Oh my gosh girl Du are not the only one... He is my obsession and I am in Liebe with him.. I sometimes think Im crazy but its true Ive done some crazy stuff to Zeigen I Liebe him and really care about him... Im always thinking about him and his songs, I dont listen to anyone but his music, I always compare everything to him, I feel like I know him. The other Tag we were at a restaurant, and I had the song Dear Michael stuck in my head, and when I passed a plate to my brother, I almost sagte 'Here Michael' LOL I had to catch myself I didnt say but I was close to saying it.. I am crazy about him, I hate it cuz he isnt here any Mehr but it doesnt feel like he isnt here, but I know he knows people Liebe him and he is watching us all like an angel... <3
Du don't need help. Embrace the fact that Du Liebe him, & just think about the good you're doing Von loving him. The Liebe of one person is stronger than the hate of a hundred others. And if it makes Du feel better, I Liebe him too, very much, in fact I think I Liebe Mehr than anyone I've ever known, so you're not alone.
so, ive been in Liebe with him all my life and im 13. i still Liebe him and think he is adoribible. see, your not the only one but im not trying to get over it. if Du want to Liebe him still i say shoot for the stars if some people dont like it tell them to back off.-M52
oh my god,i thought i was the only one, i Liebe him so much i think about him all the time.i named my 6yr old michael becoz of him.i thought i was going crazy because i dont think no one deserve my Liebe than michael other than my son,i feel as if i was meant to save him and be there for him.all he wanted was to be loved and people who were close to him took him for granted.it makes me really sad
Du don't need help..we were lucky we felt that precious kind of feeling for michael..without expecting in return..even now im married and have 2 kids of my own i'm still in Liebe with michael.. thats why my husband always got jealouse with mj even he's dead nothing has change about hacke i feel for him eversince then..i'm just so thankful yo our God that he gave me achance to see michael in flesh i will never ever forget that, i Liebe Du so much michael jackson!
u dont need any help...u should be proud that u luv him... dont be ashamed to Liebe a dead man lol when he was living i used to imagine myself married to him even though i was a lil kid then lol... its natural to Liebe him- ur not the only one there are trillions of other girls in the world who Liebe him and want to marry his dead soul! loool
look girl me 2. i fell in Liebe with him when i was like 2. my mom tells me i was destined to Liebe him cause when my mom was givin birth to me the radio was on and thriller came on and she was like turn up the radio! my dad sagte it was funny. so my mom calls me her thriller child oder mj baby. lol!
BE IN Liebe WITH HIM!!!!! Du are in Liebe with the most nicest, most cutest, most loving hearted man that's ever walked this world, now watching all of his Fans and still loving each and every one of us with all of his heart. even though God has taken michael, he has left us memories and alot of DVD's, his music, his beautiful voice we can listen to when ever we want to. The Liebe he has for us and the Liebe we have for him will never die.His Liebe and legend will live on forever. WE Liebe Du MICHAEL L.O.V.E LOVE. God bless Du all and God bless Du Michael Miss you!!!!
Du are not the only one because I am only 13 and I have to confess this one with Du all... Once i dreamt that I actually slept with Michael and now I am feeling soo in love... I keep dreaming about him every night!

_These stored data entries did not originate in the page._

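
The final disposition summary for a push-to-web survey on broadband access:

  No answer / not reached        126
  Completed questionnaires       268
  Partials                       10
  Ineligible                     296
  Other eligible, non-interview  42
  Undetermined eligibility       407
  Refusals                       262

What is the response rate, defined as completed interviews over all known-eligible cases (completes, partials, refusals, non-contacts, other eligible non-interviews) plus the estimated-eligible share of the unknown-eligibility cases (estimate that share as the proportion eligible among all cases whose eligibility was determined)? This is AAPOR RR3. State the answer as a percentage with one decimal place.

26.9%

Numerator → 268
Known eligible → 268 + 10 + 262 + 126 + 42 = 708
e = 708 / (708 + 296) = 708 / 1004 = 0.7052
Estimated eligible among unknowns → 0.7052 × 407 = 287.02
Denom → 708 + 287.02 = 995.02
RR3 = 268 / 995.02 = 0.2693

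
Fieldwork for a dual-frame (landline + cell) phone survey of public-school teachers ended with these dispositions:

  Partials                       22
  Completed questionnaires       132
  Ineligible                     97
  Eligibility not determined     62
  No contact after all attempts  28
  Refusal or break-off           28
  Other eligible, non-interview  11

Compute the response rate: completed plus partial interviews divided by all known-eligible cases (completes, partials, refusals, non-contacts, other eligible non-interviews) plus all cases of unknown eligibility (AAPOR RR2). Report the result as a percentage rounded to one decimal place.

Numerator = 132 + 22 = 154
Base = 132 + 22 + 28 + 28 + 11 + 62 = 283
RR2 = 154 / 283 = 0.5442

54.4%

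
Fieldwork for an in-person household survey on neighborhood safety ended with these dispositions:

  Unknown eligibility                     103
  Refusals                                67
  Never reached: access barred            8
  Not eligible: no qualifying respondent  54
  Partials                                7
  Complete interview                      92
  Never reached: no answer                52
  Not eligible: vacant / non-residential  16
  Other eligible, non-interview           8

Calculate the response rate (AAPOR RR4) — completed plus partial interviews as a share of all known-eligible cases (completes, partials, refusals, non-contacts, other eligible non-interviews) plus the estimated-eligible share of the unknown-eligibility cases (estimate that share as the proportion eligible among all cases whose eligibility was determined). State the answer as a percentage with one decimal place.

No contact after all attempts = 52 + 8 = 60
Not eligible = 54 + 16 = 70
Num: 92 + 7 = 99
Determined eligible: 92 + 7 + 67 + 60 + 8 = 234
e = 234 / (234 + 70) = 234 / 304 = 0.7697
Estimated eligible among unknowns: 0.7697 × 103 = 79.28
Denominator: 234 + 79.28 = 313.28
RR4 = 99 / 313.28 = 0.3160

31.6%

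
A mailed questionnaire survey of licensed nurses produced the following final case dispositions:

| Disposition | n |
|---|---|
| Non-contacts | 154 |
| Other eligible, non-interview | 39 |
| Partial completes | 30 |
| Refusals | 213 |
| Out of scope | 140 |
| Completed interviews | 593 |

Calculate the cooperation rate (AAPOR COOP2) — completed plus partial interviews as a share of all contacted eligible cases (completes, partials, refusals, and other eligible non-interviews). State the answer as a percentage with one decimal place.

71.2%

Top: 593 + 30 = 623
Denom: 593 + 30 + 213 + 39 = 875
COOP2 = 623 / 875 = 0.7120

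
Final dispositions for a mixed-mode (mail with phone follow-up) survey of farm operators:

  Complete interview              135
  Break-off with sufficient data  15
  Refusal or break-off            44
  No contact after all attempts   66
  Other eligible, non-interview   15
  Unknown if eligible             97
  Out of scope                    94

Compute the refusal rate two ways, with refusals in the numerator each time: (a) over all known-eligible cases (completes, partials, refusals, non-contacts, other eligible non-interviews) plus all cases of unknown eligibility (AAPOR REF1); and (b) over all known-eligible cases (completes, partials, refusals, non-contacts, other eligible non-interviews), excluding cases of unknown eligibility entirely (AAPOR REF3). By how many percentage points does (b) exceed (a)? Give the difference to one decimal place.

4.2

Num: 44
Base: 135 + 15 + 44 + 66 + 15 + 97 = 372
REF1 = 44 / 372 = 0.1183
Base: 135 + 15 + 44 + 66 + 15 = 275
REF3 = 44 / 275 = 0.1600
Difference = 16.00 − 11.83 = 4.17 percentage points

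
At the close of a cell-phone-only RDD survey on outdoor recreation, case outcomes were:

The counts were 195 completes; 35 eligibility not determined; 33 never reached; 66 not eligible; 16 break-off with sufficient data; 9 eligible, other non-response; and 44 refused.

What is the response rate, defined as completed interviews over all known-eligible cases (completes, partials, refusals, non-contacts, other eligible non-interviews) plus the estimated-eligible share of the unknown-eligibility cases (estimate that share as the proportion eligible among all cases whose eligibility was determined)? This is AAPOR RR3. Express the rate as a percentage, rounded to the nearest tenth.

Top: 195
Known eligible: 195 + 16 + 44 + 33 + 9 = 297
e = 297 / (297 + 66) = 297 / 363 = 0.8182
Estimated eligible among unknowns: 0.8182 × 35 = 28.64
Denominator: 297 + 28.64 = 325.64
RR3 = 195 / 325.64 = 0.5988

59.9%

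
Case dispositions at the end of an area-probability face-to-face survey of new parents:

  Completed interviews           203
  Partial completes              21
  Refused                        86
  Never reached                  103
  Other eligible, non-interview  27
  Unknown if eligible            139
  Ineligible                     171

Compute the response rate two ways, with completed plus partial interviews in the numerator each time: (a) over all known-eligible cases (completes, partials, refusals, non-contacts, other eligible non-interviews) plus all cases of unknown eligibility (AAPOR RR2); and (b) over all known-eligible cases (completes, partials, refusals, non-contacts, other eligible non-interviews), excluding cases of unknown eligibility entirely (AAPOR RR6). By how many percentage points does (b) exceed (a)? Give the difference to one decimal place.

12.2

Top: 203 + 21 = 224
Denominator: 203 + 21 + 86 + 103 + 27 + 139 = 579
RR2 = 224 / 579 = 0.3869
Denominator: 203 + 21 + 86 + 103 + 27 = 440
RR6 = 224 / 440 = 0.5091
Difference = 50.91 − 38.69 = 12.22 percentage points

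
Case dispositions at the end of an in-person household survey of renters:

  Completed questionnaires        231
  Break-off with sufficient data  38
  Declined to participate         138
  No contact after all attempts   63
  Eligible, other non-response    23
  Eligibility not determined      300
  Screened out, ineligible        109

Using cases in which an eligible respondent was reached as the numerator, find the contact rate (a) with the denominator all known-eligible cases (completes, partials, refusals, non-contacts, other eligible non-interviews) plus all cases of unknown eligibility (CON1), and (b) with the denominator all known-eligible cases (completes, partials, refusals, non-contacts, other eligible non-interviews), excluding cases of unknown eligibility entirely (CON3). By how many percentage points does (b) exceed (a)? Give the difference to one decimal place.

33.0

Num → 231 + 38 + 138 + 23 = 430
Base → 231 + 38 + 138 + 63 + 23 + 300 = 793
CON1 = 430 / 793 = 0.5422
Base → 231 + 38 + 138 + 63 + 23 = 493
CON3 = 430 / 493 = 0.8722
Difference = 87.22 − 54.22 = 33.00 percentage points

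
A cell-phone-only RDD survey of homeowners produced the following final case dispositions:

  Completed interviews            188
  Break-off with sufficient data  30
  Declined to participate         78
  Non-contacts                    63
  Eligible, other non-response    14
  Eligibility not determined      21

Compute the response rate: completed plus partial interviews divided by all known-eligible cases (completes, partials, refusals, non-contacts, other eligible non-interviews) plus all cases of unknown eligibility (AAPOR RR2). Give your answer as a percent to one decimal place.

55.3%

Top → 188 + 30 = 218
Denominator → 188 + 30 + 78 + 63 + 14 + 21 = 394
RR2 = 218 / 394 = 0.5533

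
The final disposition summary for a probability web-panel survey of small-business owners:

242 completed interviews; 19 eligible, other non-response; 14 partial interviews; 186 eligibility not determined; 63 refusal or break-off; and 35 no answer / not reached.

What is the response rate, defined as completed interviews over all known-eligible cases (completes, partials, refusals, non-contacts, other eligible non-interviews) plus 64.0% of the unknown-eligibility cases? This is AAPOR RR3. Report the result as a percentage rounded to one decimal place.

Top → 242
Determined eligible → 242 + 14 + 63 + 35 + 19 = 373
Eligible share of unknowns → 0.6400 × 186 = 119.04
Denom → 373 + 119.04 = 492.04
RR3 = 242 / 492.04 = 0.4918

49.2%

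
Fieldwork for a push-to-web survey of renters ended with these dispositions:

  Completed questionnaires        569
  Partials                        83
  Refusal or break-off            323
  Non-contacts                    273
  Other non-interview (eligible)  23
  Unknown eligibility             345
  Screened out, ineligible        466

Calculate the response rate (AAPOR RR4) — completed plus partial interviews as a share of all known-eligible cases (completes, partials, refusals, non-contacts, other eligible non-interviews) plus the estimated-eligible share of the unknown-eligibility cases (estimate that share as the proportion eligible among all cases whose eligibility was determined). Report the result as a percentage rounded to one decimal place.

42.8%

Top = 569 + 83 = 652
Eligible (known) = 569 + 83 + 323 + 273 + 23 = 1271
e = 1271 / (1271 + 466) = 1271 / 1737 = 0.7317
e × U = 0.7317 × 345 = 252.44
Denom = 1271 + 252.44 = 1523.44
RR4 = 652 / 1523.44 = 0.4280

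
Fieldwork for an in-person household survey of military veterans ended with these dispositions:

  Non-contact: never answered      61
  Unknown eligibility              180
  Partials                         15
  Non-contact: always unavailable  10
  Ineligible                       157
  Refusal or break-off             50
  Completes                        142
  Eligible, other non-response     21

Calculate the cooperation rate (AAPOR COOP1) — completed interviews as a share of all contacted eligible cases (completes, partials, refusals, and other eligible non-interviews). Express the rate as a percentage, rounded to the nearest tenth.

No contact after all attempts = 61 + 10 = 71
Num: 142
Base: 142 + 15 + 50 + 21 = 228
COOP1 = 142 / 228 = 0.6228

62.3%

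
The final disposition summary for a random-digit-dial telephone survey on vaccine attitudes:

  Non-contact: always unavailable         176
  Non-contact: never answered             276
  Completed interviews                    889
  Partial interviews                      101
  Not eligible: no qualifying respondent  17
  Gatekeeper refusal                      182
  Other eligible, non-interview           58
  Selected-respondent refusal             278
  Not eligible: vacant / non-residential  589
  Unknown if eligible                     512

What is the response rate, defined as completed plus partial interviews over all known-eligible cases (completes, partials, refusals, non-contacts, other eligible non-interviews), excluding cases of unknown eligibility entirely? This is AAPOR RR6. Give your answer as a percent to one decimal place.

Refusals = 182 + 278 = 460
No contact after all attempts = 276 + 176 = 452
Ineligible = 17 + 589 = 606
Num → 889 + 101 = 990
Denom → 889 + 101 + 460 + 452 + 58 = 1960
RR6 = 990 / 1960 = 0.5051

50.5%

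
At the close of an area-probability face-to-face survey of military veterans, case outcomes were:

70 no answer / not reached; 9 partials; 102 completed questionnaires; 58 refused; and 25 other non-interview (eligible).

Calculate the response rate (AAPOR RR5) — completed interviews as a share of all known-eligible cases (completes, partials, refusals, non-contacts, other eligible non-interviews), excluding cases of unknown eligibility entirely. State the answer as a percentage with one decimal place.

38.6%

Num → 102
Denominator → 102 + 9 + 58 + 70 + 25 = 264
RR5 = 102 / 264 = 0.3864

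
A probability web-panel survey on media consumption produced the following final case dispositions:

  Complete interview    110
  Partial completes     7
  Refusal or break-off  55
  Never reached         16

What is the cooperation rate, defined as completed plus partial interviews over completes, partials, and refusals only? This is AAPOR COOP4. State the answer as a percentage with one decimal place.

Num → 110 + 7 = 117
Denominator → 110 + 7 + 55 = 172
COOP4 = 117 / 172 = 0.6802

68.0%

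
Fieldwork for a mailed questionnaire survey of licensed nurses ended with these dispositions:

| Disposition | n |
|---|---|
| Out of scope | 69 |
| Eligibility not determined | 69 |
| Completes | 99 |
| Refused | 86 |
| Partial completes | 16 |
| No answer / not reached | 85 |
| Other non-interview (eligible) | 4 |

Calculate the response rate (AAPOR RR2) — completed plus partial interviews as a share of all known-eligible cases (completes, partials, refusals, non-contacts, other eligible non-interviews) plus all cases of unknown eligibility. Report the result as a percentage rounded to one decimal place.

32.0%

Num → 99 + 16 = 115
Base → 99 + 16 + 86 + 85 + 4 + 69 = 359
RR2 = 115 / 359 = 0.3203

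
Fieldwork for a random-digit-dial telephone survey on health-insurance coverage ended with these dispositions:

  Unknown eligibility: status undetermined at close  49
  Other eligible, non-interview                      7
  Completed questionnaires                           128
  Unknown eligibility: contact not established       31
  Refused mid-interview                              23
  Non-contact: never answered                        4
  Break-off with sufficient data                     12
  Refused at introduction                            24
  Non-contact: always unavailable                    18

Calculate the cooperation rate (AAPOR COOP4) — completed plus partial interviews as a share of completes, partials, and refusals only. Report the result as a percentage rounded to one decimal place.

Refused = 24 + 23 = 47
No contact after all attempts = 4 + 18 = 22
Unknown if eligible = 31 + 49 = 80
Num = 128 + 12 = 140
Denominator = 128 + 12 + 47 = 187
COOP4 = 140 / 187 = 0.7487

74.9%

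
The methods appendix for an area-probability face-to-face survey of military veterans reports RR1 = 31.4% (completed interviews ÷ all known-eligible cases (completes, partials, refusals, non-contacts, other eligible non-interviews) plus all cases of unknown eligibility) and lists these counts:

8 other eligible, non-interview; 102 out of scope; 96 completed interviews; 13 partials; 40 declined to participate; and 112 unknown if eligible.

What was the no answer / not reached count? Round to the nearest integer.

RR1 = 96 / D = 0.314
D = 96 / 0.314 = 305.7
Other denominator terms total 269
no answer / not reached = 305.7 − 269 ≈ 37

37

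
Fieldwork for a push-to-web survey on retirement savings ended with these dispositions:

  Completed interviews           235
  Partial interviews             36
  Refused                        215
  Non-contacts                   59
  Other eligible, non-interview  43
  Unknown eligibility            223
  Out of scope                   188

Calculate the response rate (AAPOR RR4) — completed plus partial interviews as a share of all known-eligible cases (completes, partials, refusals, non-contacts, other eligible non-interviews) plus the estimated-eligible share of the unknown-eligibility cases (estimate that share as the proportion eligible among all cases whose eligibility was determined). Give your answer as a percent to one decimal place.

Num = 235 + 36 = 271
Eligible (known) = 235 + 36 + 215 + 59 + 43 = 588
e = 588 / (588 + 188) = 588 / 776 = 0.7577
Estimated eligible among unknowns = 0.7577 × 223 = 168.97
Denom = 588 + 168.97 = 756.97
RR4 = 271 / 756.97 = 0.3580

35.8%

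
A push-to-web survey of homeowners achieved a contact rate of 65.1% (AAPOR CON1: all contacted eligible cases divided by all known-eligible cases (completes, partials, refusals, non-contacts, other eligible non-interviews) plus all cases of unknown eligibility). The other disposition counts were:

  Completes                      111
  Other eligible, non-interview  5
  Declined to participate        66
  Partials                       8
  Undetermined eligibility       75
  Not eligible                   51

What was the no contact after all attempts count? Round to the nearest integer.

Numerator = 111 + 8 + 66 + 5 = 190
CON1 = 190 / D = 0.651
D = 190 / 0.651 = 291.9
Remaining denominator categories sum to 265
no contact after all attempts = 291.9 − 265 ≈ 27

27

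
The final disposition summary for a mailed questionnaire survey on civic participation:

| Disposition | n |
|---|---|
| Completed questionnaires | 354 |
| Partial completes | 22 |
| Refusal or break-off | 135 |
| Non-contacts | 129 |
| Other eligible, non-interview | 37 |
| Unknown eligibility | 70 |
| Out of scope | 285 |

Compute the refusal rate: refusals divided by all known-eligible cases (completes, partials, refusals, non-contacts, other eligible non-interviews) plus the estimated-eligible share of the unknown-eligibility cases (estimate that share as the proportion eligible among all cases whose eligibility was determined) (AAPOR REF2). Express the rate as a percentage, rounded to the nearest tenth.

18.6%

Top = 135
Eligible (known) = 354 + 22 + 135 + 129 + 37 = 677
e = 677 / (677 + 285) = 677 / 962 = 0.7037
Eligible share of unknowns = 0.7037 × 70 = 49.26
Denominator = 677 + 49.26 = 726.26
REF2 = 135 / 726.26 = 0.1859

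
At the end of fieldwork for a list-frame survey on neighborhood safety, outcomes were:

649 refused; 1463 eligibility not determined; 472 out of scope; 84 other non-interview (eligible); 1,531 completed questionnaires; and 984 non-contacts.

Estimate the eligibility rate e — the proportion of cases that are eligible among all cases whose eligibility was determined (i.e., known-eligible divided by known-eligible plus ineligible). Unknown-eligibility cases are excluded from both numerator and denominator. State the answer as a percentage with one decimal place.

Eligible (known): 1531 + 649 + 984 + 84 = 3248
e = 3248 / (3248 + 472) = 3248 / 3720 = 0.8731

87.3%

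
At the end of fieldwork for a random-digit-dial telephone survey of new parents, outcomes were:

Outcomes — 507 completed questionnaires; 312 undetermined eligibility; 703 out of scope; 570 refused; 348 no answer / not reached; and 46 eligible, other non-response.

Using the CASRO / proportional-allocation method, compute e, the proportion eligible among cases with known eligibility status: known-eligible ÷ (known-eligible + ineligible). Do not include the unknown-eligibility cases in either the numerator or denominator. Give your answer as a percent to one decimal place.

67.7%

Eligible (known) → 507 + 570 + 348 + 46 = 1471
e = 1471 / (1471 + 703) = 1471 / 2174 = 0.6766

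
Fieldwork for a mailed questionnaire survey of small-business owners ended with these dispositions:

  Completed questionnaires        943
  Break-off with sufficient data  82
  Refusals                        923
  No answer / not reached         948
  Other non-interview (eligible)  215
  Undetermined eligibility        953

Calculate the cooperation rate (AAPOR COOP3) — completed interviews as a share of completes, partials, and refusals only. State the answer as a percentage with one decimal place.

48.4%

Top: 943
Denom: 943 + 82 + 923 = 1948
COOP3 = 943 / 1948 = 0.4841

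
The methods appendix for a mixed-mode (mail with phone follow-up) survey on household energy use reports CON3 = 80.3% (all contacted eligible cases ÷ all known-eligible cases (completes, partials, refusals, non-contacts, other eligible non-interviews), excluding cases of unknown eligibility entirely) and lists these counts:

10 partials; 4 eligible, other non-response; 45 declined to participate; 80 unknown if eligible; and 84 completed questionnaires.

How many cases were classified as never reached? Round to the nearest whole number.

35

Top → 84 + 10 + 45 + 4 = 143
CON3 = 143 / D = 0.803
D = 143 / 0.803 = 178.1
Other denominator terms total 143
never reached = 178.1 − 143 ≈ 35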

I dream of Küssen him and hugging him! So Du are not alone! Pls don't get me wrong! remember... I am still in my adolosence and my science teacher sagte that at this time... a man that Du admire may become the one that Du love. So Du are not the only one...
First of all, Du do NOT need any help. There is nothing wrong with being in Liebe with him, NOTHING. I am 32, I have been in Liebe with Michael all of my life. I have been told stories Von many people in my family of my first dance steps and song mimics around the age of 2.. which were Michael's. I wouldn't dance to anything else. I fell for him at the tender age of 9..and over all of these years, my Liebe has only gotten deeper and stronger. Pictures and posters of him all over my adolescent/teenage bedroom walls. People told me I was sick and twisted for it but I didn't care. I was IN Liebe with the man. He showed me feelings I didn't even know existed. I have never stopped loving him, I am not trying to get over him...no intentions are there for it. Michael is Mehr than an obsession, he is a Fantasy Liebe that I will never have...or let go of. DO NOT be embarrassed,think Du need help, oder anything of the sort about being in Liebe with him..even though he is not with us anymore. He is an Angel – Jäger der Finsternis in heaven, watching over us..he knows we Liebe him. Lets just keep doing what we do best.. Liebe him, cherish him, adore him, obsess over him, fantasize about him, stare at pics and vids of him... and when the times come, we will protect him and stand up for him against anyone who badmouths oder trashtalks him. We all L.O.V.E. him...every one of us.. so keep Wird angezeigt him...he does see what we do..atleast I believe he does. We don't need help, we need to stand together for him. Today, tomorrow, Weiter week, ALWAYS.